Article rédigé par mes soins. Reproduction interdite.

 

La cartomancie est-elle dangereuse ? Voilà une interrogation qui revient souvent, que ce soit de la part de néophytes qui aimeraient apprendre à pratiquer cette discipline ou de personnes qui souhaiteraient consulter mais qui sont retenues par la peur de l'inconnu. Que ce soit à travers les moteurs de recherche ou lors des premiers contacts avec des consultants et des élèves, ce sujet est très souvent abordé, non sans une certaine timidité. Pourtant, il n'y a pas de quoi se sentir bête de poser ce genre de questions, bien au contraire ! Mieux vaut partir du bon pied et chercher à comprendre d'emblée les fonctionnements d'une discipline qui semble mystérieuse plutôt que de s'enfermer dans des préjugés qui n'auront d'autre effet que d'amplifier la peur.

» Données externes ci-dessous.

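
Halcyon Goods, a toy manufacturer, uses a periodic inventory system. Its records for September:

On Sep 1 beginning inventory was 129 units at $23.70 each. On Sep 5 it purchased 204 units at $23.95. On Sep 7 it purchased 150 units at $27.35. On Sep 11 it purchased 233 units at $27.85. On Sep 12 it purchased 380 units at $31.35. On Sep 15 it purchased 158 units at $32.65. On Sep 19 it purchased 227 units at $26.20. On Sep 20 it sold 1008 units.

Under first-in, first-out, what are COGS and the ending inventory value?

COGS = $27,688.85; ending inventory = $13,864.90

Sep 20, 1008 sold [FIFO — oldest first]: 129 @ $23.70 + 204 @ $23.95 + 150 @ $27.35 + 233 @ $27.85 + 292 @ $31.35 = $27,688.85
Ending inventory: 88 @ $31.35 + 158 @ $32.65 + 227 @ $26.20 = $13,864.90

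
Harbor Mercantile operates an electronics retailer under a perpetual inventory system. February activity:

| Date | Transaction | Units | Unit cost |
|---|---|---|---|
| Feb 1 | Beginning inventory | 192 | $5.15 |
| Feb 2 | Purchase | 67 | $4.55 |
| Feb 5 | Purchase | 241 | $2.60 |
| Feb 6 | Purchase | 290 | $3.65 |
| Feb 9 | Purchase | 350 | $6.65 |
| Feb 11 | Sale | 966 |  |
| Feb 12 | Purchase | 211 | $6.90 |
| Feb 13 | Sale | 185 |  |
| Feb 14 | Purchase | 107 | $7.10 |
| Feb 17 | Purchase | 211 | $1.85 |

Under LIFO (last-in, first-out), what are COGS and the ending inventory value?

COGS = $5,686.65; ending inventory = $2,225.55

Feb 11, 966 sold [LIFO — newest first]: 350 @ $6.65 + 290 @ $3.65 + 241 @ $2.60 + 67 @ $4.55 + 18 @ $5.15 = $4,410.15
Feb 13, 185 sold [LIFO — newest first]: 185 @ $6.90 = $1,276.50
Total COGS = $4,410.15 + $1,276.50 = $5,686.65
Ending inventory: 174 @ $5.15 + 26 @ $6.90 + 107 @ $7.10 + 211 @ $1.85 = $2,225.55
Check: goods available $7,912.20 = COGS $5,686.65 + ending $2,225.55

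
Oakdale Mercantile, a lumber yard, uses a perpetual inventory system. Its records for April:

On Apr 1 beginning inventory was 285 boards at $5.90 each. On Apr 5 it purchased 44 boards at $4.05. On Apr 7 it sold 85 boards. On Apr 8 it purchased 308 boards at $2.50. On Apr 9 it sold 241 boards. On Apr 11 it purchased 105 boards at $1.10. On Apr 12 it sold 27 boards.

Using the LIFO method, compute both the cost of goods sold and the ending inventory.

Apr 7, 85 sold [LIFO — newest first]: 44 @ $4.05 + 41 @ $5.90 = $420.10
Apr 9, 241 sold [LIFO — newest first]: 241 @ $2.50 = $602.50
Apr 12, 27 sold [LIFO — newest first]: 27 @ $1.10 = $29.70
Total COGS = $420.10 + $602.50 + $29.70 = $1,052.30
Ending inventory: 244 @ $5.90 + 67 @ $2.50 + 78 @ $1.10 = $1,692.90

COGS = $1,052.30; ending inventory = $1,692.90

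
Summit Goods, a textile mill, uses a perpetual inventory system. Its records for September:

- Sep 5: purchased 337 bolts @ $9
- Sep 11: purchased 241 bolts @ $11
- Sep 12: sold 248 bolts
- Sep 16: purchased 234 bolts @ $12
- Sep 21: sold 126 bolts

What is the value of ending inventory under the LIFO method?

Ending inventory = $4,266

Sep 12, 248 sold [LIFO — newest first]: 241 @ $11 + 7 @ $9 = $2,714
Sep 21, 126 sold [LIFO — newest first]: 126 @ $12 = $1,512
Total COGS = $2,714 + $1,512 = $4,226
Ending inventory: 330 @ $9 + 108 @ $12 = $4,266
Check: goods available $8,492 = COGS $4,226 + ending $4,266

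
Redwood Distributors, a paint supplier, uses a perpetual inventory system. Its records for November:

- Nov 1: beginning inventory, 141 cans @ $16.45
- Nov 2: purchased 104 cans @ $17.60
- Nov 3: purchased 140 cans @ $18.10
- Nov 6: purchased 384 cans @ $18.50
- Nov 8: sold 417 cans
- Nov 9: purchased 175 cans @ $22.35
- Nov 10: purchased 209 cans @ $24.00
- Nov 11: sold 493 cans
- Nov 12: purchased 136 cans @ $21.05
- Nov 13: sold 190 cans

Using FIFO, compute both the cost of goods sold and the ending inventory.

COGS = $21,443.10; ending inventory = $4,134.80

Nov 8, 417 sold [FIFO — oldest first]: 141 @ $16.45 + 104 @ $17.60 + 140 @ $18.10 + 32 @ $18.50 = $7,275.85
Nov 11, 493 sold [FIFO — oldest first]: 352 @ $18.50 + 141 @ $22.35 = $9,663.35
Nov 13, 190 sold [FIFO — oldest first]: 34 @ $22.35 + 156 @ $24.00 = $4,503.90
Total COGS = $7,275.85 + $9,663.35 + $4,503.90 = $21,443.10
Ending inventory: 53 @ $24.00 + 136 @ $21.05 = $4,134.80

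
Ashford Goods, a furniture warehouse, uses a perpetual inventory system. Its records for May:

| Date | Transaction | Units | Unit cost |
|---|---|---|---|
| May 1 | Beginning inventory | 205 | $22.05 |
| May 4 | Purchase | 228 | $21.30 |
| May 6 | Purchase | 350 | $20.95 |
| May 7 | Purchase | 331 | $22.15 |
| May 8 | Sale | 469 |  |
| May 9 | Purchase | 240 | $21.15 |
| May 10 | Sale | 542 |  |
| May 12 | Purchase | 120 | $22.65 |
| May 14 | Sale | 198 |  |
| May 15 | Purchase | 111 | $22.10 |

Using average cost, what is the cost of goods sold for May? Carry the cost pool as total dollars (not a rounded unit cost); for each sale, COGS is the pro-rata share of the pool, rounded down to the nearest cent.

COGS = $26,065.41

After May 1: 205 on hand, pool $4,520.25 (≈ $22.0500 each)
After May 4: 433 on hand, pool $9,376.65 (≈ $21.6551 each)
After May 6: 783 on hand, pool $16,709.15 (≈ $21.3399 each)
After May 7: 1114 on hand, pool $24,040.80 (≈ $21.5806 each)
May 8, sell 469: 469/1114 × $24,040.80 → $10,121.30
After May 9: 885 on hand, pool $18,995.50 (≈ $21.4638 each)
May 10, sell 542: 542/885 × $18,995.50 → $11,633.40
After May 12: 463 on hand, pool $10,080.10 (≈ $21.7713 each)
May 14, sell 198: 198/463 × $10,080.10 → $4,310.71
After May 15: 376 on hand, pool $8,222.49 (≈ $21.8683 each)
Total COGS = $10,121.30 + $11,633.40 + $4,310.71 = $26,065.41
Ending inventory (cost pool remaining) = $8,222.49
Check: goods available $34,287.90 = COGS $26,065.41 + ending $8,222.49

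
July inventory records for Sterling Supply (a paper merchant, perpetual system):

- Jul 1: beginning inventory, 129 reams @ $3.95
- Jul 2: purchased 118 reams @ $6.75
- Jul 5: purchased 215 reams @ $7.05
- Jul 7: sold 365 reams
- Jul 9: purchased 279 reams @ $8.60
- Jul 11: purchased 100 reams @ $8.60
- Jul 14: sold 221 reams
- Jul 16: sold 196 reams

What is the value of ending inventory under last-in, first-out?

Ending inventory = $233.05

Jul 7, 365 sold [LIFO — newest first]: 215 @ $7.05 + 118 @ $6.75 + 32 @ $3.95 = $2,438.65
Jul 14, 221 sold [LIFO — newest first]: 100 @ $8.60 + 121 @ $8.60 = $1,900.60
Jul 16, 196 sold [LIFO — newest first]: 158 @ $8.60 + 38 @ $3.95 = $1,508.90
Total COGS = $2,438.65 + $1,900.60 + $1,508.90 = $5,848.15
Ending inventory: 59 @ $3.95 = $233.05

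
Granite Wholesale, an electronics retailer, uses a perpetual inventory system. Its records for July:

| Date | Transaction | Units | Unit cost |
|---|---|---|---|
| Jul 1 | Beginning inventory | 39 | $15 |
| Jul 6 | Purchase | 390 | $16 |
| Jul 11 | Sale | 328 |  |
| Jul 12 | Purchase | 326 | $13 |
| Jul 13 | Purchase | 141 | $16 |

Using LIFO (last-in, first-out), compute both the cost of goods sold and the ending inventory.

Jul 11, 328 sold [LIFO — newest first]: 328 @ $16 = $5,248
Ending inventory: 39 @ $15 + 62 @ $16 + 326 @ $13 + 141 @ $16 = $8,071
Check: goods available $13,319 = COGS $5,248 + ending $8,071

COGS = $5,248; ending inventory = $8,071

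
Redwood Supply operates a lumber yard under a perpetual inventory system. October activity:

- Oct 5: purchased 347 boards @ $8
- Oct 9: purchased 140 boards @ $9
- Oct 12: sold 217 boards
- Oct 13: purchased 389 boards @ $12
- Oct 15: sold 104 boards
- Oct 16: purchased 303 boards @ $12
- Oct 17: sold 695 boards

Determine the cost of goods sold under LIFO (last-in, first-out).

Oct 12, 217 sold [LIFO — newest first]: 140 @ $9 + 77 @ $8 = $1,876
Oct 15, 104 sold [LIFO — newest first]: 104 @ $12 = $1,248
Oct 17, 695 sold [LIFO — newest first]: 303 @ $12 + 285 @ $12 + 107 @ $8 = $7,912
Total COGS = $1,876 + $1,248 + $7,912 = $11,036
Ending inventory: 163 @ $8 = $1,304
Check: goods available $12,340 = COGS $11,036 + ending $1,304

COGS = $11,036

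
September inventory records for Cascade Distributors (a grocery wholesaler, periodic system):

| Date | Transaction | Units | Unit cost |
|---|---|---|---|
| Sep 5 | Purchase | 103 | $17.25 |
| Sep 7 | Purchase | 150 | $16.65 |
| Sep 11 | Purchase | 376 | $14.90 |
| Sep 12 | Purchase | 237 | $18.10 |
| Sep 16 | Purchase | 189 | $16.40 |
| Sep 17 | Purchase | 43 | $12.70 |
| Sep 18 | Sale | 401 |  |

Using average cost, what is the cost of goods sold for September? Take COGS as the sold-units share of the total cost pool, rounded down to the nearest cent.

COGS = $6,505.12

Sep 18, sell 401: 401/1098 × $17,812.05 → $6,505.12
Ending inventory (cost pool remaining) = $11,306.93
Check: goods available $17,812.05 = COGS $6,505.12 + ending $11,306.93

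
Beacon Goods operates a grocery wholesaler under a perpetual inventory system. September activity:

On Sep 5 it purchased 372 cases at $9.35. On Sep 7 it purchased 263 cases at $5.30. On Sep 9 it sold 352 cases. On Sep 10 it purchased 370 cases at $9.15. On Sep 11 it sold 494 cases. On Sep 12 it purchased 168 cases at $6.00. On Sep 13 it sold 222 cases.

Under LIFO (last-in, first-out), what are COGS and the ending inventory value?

COGS = $8,283.85; ending inventory = $981.75

Sep 9, 352 sold [LIFO — newest first]: 263 @ $5.30 + 89 @ $9.35 = $2,226.05
Sep 11, 494 sold [LIFO — newest first]: 370 @ $9.15 + 124 @ $9.35 = $4,544.90
Sep 13, 222 sold [LIFO — newest first]: 168 @ $6.00 + 54 @ $9.35 = $1,512.90
Total COGS = $2,226.05 + $4,544.90 + $1,512.90 = $8,283.85
Ending inventory: 105 @ $9.35 = $981.75
Check: goods available $9,265.60 = COGS $8,283.85 + ending $981.75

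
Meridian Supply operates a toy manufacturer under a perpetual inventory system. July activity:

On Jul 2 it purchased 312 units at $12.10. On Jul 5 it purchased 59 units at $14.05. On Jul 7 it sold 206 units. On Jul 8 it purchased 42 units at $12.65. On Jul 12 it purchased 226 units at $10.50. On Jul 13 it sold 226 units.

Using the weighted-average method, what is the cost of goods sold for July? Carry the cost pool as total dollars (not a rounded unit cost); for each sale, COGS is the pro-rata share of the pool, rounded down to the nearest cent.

COGS = $5,141.11

After Jul 2: 312 on hand, pool $3,775.20 (≈ $12.1000 each)
After Jul 5: 371 on hand, pool $4,604.15 (≈ $12.4101 each)
Jul 7, sell 206: 206/371 × $4,604.15 → $2,556.48
After Jul 8: 207 on hand, pool $2,578.97 (≈ $12.4588 each)
After Jul 12: 433 on hand, pool $4,951.97 (≈ $11.4364 each)
Jul 13, sell 226: 226/433 × $4,951.97 → $2,584.63
Total COGS = $2,556.48 + $2,584.63 = $5,141.11
Ending inventory (cost pool remaining) = $2,367.34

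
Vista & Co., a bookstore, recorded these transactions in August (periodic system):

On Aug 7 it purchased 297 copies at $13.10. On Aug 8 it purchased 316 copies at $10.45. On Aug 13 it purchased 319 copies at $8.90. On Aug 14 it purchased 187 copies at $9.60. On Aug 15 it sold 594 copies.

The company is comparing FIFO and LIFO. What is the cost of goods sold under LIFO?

FIFO COGS: 297 @ $13.10 + 297 @ $10.45 = $6,994.35
LIFO COGS: 187 @ $9.60 + 319 @ $8.90 + 88 @ $10.45 = $5,553.90

COGS = $5,553.90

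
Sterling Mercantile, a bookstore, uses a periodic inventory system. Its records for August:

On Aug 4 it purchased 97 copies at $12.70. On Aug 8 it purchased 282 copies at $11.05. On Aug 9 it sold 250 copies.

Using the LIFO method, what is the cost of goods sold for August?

COGS = $2,762.50

Aug 9, 250 sold [LIFO — newest first]: 250 @ $11.05 = $2,762.50
Ending inventory: 97 @ $12.70 + 32 @ $11.05 = $1,585.50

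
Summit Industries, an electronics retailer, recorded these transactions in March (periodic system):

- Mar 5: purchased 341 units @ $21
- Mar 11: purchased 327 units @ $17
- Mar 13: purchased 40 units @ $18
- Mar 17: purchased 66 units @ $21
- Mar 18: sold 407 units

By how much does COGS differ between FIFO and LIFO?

$1,060

FIFO COGS: 341 @ $21 + 66 @ $17 = $8,283
LIFO COGS: 66 @ $21 + 40 @ $18 + 301 @ $17 = $7,223
Difference = |$8,283 − $7,223| = $1,060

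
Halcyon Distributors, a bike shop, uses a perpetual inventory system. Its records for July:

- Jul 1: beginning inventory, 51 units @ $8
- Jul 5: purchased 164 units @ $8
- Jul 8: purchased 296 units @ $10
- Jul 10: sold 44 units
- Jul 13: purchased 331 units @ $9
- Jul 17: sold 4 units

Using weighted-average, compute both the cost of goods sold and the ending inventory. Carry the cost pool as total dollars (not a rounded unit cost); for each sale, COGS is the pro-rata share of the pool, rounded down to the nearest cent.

After Jul 1: 51 on hand, pool $408.00 (≈ $8.0000 each)
After Jul 5: 215 on hand, pool $1,720.00 (≈ $8.0000 each)
After Jul 8: 511 on hand, pool $4,680.00 (≈ $9.1585 each)
Jul 10, sell 44: 44/511 × $4,680.00 → $402.97
After Jul 13: 798 on hand, pool $7,256.03 (≈ $9.0928 each)
Jul 17, sell 4: 4/798 × $7,256.03 → $36.37
Total COGS = $402.97 + $36.37 = $439.34
Ending inventory (cost pool remaining) = $7,219.66
Check: goods available $7,659.00 = COGS $439.34 + ending $7,219.66

COGS = $439.34; ending inventory = $7,219.66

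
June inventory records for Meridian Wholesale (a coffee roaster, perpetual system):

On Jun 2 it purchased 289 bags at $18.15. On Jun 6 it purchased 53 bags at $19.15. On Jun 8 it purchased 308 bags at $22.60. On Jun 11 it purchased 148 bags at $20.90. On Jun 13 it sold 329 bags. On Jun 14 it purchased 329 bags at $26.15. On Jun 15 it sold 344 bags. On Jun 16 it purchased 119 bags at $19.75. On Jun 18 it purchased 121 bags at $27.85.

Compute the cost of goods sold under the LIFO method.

COGS = $16,126.15

Jun 13, 329 sold [LIFO — newest first]: 148 @ $20.90 + 181 @ $22.60 = $7,183.80
Jun 15, 344 sold [LIFO — newest first]: 329 @ $26.15 + 15 @ $22.60 = $8,942.35
Total COGS = $7,183.80 + $8,942.35 = $16,126.15
Ending inventory: 289 @ $18.15 + 53 @ $19.15 + 112 @ $22.60 + 119 @ $19.75 + 121 @ $27.85 = $14,511.60
Check: goods available $30,637.75 = COGS $16,126.15 + ending $14,511.60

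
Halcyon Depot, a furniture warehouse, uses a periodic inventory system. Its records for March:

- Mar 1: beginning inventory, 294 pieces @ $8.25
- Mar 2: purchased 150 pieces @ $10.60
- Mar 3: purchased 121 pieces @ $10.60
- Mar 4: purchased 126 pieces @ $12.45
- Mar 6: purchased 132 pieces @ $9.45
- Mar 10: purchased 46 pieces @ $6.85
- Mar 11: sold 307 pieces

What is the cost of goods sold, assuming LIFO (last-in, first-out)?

COGS = $3,163.00

Mar 11, 307 sold [LIFO — newest first]: 46 @ $6.85 + 132 @ $9.45 + 126 @ $12.45 + 3 @ $10.60 = $3,163.00
Ending inventory: 294 @ $8.25 + 150 @ $10.60 + 118 @ $10.60 = $5,266.30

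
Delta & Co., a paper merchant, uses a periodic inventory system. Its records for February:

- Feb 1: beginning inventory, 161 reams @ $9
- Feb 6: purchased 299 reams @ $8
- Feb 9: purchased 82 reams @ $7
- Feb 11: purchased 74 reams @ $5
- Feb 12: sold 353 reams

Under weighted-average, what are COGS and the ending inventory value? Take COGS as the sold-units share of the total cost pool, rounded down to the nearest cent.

COGS = $2,742.05; ending inventory = $2,042.95

Feb 12, sell 353: 353/616 × $4,785.00 → $2,742.05
Ending inventory (cost pool remaining) = $2,042.95
Check: goods available $4,785.00 = COGS $2,742.05 + ending $2,042.95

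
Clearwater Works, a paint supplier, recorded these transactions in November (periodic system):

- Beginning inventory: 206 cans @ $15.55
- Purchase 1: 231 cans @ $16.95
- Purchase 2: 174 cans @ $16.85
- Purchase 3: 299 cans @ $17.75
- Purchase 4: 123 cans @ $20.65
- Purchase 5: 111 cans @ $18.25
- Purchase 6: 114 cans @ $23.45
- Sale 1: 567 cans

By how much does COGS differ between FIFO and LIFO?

$1,817.00

FIFO COGS: 206 @ $15.55 + 231 @ $16.95 + 130 @ $16.85 = $9,309.25
LIFO COGS: 114 @ $23.45 + 111 @ $18.25 + 123 @ $20.65 + 219 @ $17.75 = $11,126.25
Difference = |$9,309.25 − $11,126.25| = $1,817.00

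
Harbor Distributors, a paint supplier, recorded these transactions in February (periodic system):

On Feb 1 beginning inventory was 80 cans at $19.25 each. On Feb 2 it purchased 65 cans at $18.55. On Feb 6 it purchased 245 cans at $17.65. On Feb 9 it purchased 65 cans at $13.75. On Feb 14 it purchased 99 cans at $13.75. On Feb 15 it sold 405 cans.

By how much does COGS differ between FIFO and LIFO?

FIFO COGS: 80 @ $19.25 + 65 @ $18.55 + 245 @ $17.65 + 15 @ $13.75 = $7,276.25
LIFO COGS: 99 @ $13.75 + 65 @ $13.75 + 241 @ $17.65 = $6,508.65
Difference = |$7,276.25 − $6,508.65| = $767.60

$767.60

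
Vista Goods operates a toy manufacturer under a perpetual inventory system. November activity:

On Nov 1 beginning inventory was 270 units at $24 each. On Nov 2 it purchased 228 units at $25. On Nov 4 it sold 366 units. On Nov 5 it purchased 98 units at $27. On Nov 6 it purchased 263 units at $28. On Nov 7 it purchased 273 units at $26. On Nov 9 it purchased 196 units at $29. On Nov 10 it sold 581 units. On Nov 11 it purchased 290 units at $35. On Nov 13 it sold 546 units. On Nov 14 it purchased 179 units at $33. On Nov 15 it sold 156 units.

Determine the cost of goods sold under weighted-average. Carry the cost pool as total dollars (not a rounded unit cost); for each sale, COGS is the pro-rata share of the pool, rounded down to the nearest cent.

COGS = $46,298.05

After Nov 1: 270 on hand, pool $6,480.00 (≈ $24.0000 each)
After Nov 2: 498 on hand, pool $12,180.00 (≈ $24.4578 each)
Nov 4, sell 366: 366/498 × $12,180.00 → $8,951.56
After Nov 5: 230 on hand, pool $5,874.44 (≈ $25.5410 each)
After Nov 6: 493 on hand, pool $13,238.44 (≈ $26.8528 each)
After Nov 7: 766 on hand, pool $20,336.44 (≈ $26.5489 each)
After Nov 9: 962 on hand, pool $26,020.44 (≈ $27.0483 each)
Nov 10, sell 581: 581/962 × $26,020.44 → $15,715.04
After Nov 11: 671 on hand, pool $20,455.40 (≈ $30.4849 each)
Nov 13, sell 546: 546/671 × $20,455.40 → $16,644.78
After Nov 14: 304 on hand, pool $9,717.62 (≈ $31.9659 each)
Nov 15, sell 156: 156/304 × $9,717.62 → $4,986.67
Total COGS = $8,951.56 + $15,715.04 + $16,644.78 + $4,986.67 = $46,298.05
Ending inventory (cost pool remaining) = $4,730.95
Check: goods available $51,029.00 = COGS $46,298.05 + ending $4,730.95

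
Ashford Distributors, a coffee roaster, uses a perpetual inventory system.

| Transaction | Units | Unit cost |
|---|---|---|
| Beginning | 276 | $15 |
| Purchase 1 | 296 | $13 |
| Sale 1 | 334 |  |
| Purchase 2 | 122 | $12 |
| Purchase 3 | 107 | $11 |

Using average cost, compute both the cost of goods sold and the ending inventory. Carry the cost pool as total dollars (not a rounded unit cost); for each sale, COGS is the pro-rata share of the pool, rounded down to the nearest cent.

After Beginning: 276 on hand, pool $4,140.00 (≈ $15.0000 each)
After Purchase 1: 572 on hand, pool $7,988.00 (≈ $13.9650 each)
Sale 1, sell 334: 334/572 × $7,988.00 → $4,664.32
After Purchase 2: 360 on hand, pool $4,787.68 (≈ $13.2991 each)
After Purchase 3: 467 on hand, pool $5,964.68 (≈ $12.7723 each)
Ending inventory (cost pool remaining) = $5,964.68

COGS = $4,664.32; ending inventory = $5,964.68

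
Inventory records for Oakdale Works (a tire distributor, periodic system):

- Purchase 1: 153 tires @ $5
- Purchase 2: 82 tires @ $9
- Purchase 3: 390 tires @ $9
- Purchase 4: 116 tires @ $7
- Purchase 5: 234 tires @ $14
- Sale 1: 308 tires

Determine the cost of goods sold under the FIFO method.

Sale 1 (308) [FIFO — oldest first]: 153 @ $5 + 82 @ $9 + 73 @ $9 = $2,160
Ending inventory: 317 @ $9 + 116 @ $7 + 234 @ $14 = $6,941
Check: goods available $9,101 = COGS $2,160 + ending $6,941

COGS = $2,160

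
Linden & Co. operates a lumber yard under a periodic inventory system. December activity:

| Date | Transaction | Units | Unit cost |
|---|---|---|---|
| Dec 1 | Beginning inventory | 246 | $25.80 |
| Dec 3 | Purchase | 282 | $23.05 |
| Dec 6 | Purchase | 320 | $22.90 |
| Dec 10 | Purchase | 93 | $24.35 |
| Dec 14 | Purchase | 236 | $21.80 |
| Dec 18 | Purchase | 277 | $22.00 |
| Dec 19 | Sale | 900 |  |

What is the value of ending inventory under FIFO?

Ending inventory = $12,237.15

Dec 19, 900 sold [FIFO — oldest first]: 246 @ $25.80 + 282 @ $23.05 + 320 @ $22.90 + 52 @ $24.35 = $21,441.10
Ending inventory: 41 @ $24.35 + 236 @ $21.80 + 277 @ $22.00 = $12,237.15
Check: goods available $33,678.25 = COGS $21,441.10 + ending $12,237.15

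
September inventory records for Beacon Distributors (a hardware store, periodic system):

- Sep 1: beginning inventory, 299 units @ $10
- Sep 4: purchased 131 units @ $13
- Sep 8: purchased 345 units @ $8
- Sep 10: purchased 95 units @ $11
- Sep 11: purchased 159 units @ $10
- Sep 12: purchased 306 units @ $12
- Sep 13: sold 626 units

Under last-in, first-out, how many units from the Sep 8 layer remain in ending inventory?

279

Sep 13, 626 sold [LIFO — newest first]: 306 @ $12 + 159 @ $10 + 95 @ $11 + 66 @ $8 = $6,835
Ending inventory: 299 @ $10 + 131 @ $13 + 279 @ $8 = $6,925
Check: goods available $13,760 = COGS $6,835 + ending $6,925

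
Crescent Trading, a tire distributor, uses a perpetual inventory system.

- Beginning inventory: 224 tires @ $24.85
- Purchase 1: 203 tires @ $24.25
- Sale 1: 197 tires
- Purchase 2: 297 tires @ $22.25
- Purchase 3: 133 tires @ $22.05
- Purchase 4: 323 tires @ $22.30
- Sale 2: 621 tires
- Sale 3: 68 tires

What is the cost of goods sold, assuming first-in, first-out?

COGS = $20,676.75

Sale 1 (197) [FIFO — oldest first]: 197 @ $24.85 = $4,895.45
Sale 2 (621) [FIFO — oldest first]: 27 @ $24.85 + 203 @ $24.25 + 297 @ $22.25 + 94 @ $22.05 = $14,274.65
Sale 3 (68) [FIFO — oldest first]: 39 @ $22.05 + 29 @ $22.30 = $1,506.65
Total COGS = $4,895.45 + $14,274.65 + $1,506.65 = $20,676.75
Ending inventory: 294 @ $22.30 = $6,556.20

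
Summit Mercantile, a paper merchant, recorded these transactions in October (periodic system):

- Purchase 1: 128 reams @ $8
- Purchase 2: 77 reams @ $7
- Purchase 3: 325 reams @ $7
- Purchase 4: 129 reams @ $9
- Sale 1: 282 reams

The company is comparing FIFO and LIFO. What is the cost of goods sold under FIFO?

COGS = $2,102

FIFO COGS: 128 @ $8 + 77 @ $7 + 77 @ $7 = $2,102
LIFO COGS: 129 @ $9 + 153 @ $7 = $2,232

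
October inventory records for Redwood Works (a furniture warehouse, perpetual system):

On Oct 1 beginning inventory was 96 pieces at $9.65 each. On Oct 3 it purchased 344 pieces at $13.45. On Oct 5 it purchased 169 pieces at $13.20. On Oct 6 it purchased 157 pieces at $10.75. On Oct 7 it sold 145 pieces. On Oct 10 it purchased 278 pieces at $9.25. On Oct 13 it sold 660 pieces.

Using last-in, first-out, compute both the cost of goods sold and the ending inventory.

Oct 7, 145 sold [LIFO — newest first]: 145 @ $10.75 = $1,558.75
Oct 13, 660 sold [LIFO — newest first]: 278 @ $9.25 + 12 @ $10.75 + 169 @ $13.20 + 201 @ $13.45 = $7,634.75
Total COGS = $1,558.75 + $7,634.75 = $9,193.50
Ending inventory: 96 @ $9.65 + 143 @ $13.45 = $2,849.75
Check: goods available $12,043.25 = COGS $9,193.50 + ending $2,849.75

COGS = $9,193.50; ending inventory = $2,849.75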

À travers cet article, je vais tenter de clarifier certains points liés aux dangers supposés de la cartomancie. D'où vient cette crainte ? À quoi pense-t-on habituellement lorsqu'on formule ce type de question ? Quels sont les réels dangers de la cartomancie ? Telles sont les problématiques qui seront traitées ici. Tout d'abord, je m'attacherai à expliquer certains des mécanismes relatifs aux fonctionnement de cet art afin de tordre le cou à quelques idées reçues largement répandues, puis dans un second temps j'évoquerai quelques comportements relatifs à la cartomancie, qu'ils soient l'œuvre de l'interprète ou du consultant, qui peuvent constituer des risques réels.

 

Les risques liés à la pratique de la cartomancie
À quoi fait-on appel lorsqu'on tire les cartes ? La question des éventuels dangers de la cartomancie dissimule souvent une interrogation concernant les fonctionnements de cette discipline. C'est la plupart du temps ce que révèle une discussion avec celui ou celle qui la pose.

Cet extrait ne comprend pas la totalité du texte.